Could the election claim another leader’s scalp?

Doubts over whether Northern Irish party can be led from Westminster

 

The fallout from election night continues, with calls by senior figures within the nationalist SDLP in Northern Ireland for its leader to resign.

The party, which informally takes the Labour whip in Westminster, had a somewhat lacklustre election night, holding the three seats it secured in 2010, but seeing its share of the vote fall by 2.6 per cent. This was the largest fall of any of Northern Ireland’s main parties.

Following the election, the party leader Alasdair McDonnell confirmed to the BBC that in line with legislation to ban so called ‘double jobbing’, he would be giving up his seat at Stormont to concentrate on his work in Westminster.

The decision has led one former leader to call on Mr McDonnell to go, arguing that going into next year’s elections to the assembly, the party cannot be led from Westminster.
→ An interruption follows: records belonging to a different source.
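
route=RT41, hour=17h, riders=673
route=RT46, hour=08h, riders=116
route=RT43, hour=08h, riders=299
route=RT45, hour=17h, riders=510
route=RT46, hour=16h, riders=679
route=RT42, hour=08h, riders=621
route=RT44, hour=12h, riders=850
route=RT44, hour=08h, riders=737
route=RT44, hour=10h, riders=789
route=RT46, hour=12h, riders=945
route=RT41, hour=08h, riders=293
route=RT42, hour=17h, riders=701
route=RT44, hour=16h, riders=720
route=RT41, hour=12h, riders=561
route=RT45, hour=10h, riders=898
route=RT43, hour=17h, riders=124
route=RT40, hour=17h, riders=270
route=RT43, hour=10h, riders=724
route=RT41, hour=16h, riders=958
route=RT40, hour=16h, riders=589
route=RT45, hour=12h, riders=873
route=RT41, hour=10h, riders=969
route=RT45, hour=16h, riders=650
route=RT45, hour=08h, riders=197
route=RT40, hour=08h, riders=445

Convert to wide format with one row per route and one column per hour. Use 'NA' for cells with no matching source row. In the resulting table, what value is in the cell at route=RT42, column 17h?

701

The long row with route=RT42, hour=17h has riders=701.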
Speaking last night on BBC Northern Ireland’s The View, Mark Durkan – who last week held his Westminster seat of Foyle – argued that McDonnell had to ‘make a clear decision in relation to the leadership’, concluding that, ‘I don’t think the party can be led into an assembly election from Westminster.’

Arguing that McDonnell’s leadership was ‘real issue’ on the doorstep during the campaign Durkan, who resigned the SDLP Leadership in 2010, continued:

“If Alasdair thinks that just resigning from the assembly deals with the questions, well it won’t because these questions will all surface again once he resigns from the assembly.
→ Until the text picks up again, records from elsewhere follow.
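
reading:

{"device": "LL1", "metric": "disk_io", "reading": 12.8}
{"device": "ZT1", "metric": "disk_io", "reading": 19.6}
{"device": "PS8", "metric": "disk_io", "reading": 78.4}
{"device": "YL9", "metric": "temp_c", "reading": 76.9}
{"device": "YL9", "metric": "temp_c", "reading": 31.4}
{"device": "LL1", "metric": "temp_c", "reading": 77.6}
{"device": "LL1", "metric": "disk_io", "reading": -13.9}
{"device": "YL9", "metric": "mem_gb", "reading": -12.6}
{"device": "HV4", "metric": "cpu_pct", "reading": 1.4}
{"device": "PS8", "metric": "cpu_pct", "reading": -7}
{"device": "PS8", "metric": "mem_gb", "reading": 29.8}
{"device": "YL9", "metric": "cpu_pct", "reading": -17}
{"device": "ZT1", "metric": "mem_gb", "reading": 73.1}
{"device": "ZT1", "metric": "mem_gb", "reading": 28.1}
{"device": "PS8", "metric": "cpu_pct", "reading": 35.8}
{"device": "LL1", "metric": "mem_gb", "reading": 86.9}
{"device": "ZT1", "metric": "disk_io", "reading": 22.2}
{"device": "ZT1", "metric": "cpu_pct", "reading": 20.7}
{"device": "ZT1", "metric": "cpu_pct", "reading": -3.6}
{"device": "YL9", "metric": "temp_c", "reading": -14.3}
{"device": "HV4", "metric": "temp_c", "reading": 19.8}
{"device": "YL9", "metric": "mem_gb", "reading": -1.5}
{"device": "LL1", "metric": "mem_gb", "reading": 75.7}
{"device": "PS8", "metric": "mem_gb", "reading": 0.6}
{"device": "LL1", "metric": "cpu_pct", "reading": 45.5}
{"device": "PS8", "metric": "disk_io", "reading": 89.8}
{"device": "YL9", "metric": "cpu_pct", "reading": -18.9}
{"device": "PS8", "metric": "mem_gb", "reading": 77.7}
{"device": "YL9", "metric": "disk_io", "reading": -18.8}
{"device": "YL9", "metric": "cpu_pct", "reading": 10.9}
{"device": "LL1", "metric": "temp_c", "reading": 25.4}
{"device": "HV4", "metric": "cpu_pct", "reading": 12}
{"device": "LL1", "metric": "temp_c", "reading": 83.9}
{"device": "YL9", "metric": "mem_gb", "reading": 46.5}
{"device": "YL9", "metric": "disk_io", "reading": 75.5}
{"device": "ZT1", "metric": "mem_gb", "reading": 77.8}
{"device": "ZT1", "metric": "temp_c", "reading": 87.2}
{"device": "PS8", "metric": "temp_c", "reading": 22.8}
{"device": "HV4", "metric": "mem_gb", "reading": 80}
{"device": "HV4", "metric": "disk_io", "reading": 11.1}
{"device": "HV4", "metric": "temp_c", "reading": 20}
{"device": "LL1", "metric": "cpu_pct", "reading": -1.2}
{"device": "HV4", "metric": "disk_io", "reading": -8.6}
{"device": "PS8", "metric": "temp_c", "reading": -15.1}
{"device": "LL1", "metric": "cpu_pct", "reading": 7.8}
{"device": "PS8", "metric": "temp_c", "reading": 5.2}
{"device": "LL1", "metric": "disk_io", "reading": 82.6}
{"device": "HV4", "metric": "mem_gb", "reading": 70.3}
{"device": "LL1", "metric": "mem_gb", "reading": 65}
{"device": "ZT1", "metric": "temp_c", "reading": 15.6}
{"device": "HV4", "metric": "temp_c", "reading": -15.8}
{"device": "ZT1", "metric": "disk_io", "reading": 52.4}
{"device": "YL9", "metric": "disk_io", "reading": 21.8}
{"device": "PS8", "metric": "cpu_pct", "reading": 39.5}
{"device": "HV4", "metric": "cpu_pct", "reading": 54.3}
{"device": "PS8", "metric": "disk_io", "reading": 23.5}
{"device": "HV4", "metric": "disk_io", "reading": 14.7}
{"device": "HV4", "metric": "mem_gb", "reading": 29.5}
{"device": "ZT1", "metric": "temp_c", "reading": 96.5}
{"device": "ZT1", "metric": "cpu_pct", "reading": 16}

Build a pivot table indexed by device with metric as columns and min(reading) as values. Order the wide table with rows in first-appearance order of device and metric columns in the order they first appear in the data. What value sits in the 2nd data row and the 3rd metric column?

28.1

With rows in first-appearance order of device, row 2 is device=ZT1. metric columns in first-appearance order: disk_io, temp_c, mem_gb, cpu_pct; column 3 is mem_gb.
Long rows with device=ZT1, metric=mem_gb: min(73.1, 28.1, 77.8) = 28.1.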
“As we move towards an assembly election, the questions won’t go away and therefore I think if we’re going to be in a better position to fight the election, then the leadership needs to change.”

Noting that the message his party received during the general election campaign was that voters were feeling disillusioned with the DUP and Sinn Féin at Stormont, ‘and they want to see that challenged in a cogent, competent way and in a passionate way’, Durkan concluded:

“I think that means that people want to see new leadership in the SDLP that will be going forward with a very strong platform into the next election.”

Durkan’s comments come following similar calls for McDonnell to go by the party’s former deputy first minister Seamus Mallon and its former agriculture minister Brid Rodgers.

Responding to the calls for him to go, McDonell told the BBC that he was ‘not going to run away from a task half done.’

Ed Jacobs is a contributing editor to Left Foot Forward. Follow him on Twitter

3 Responses to “Could the election claim another leader’s scalp?”

  1. Juteman

    Why did Milliband say he would not deal with the SNP, as they wanted to break up the UK, but was happy to deal with the SDLP who had the same aim?

  2. uglyfatbloke

    Because the Miserable Tendency MPs in Scotland would have had a hissy fit. Won’t be an issue in the future of course.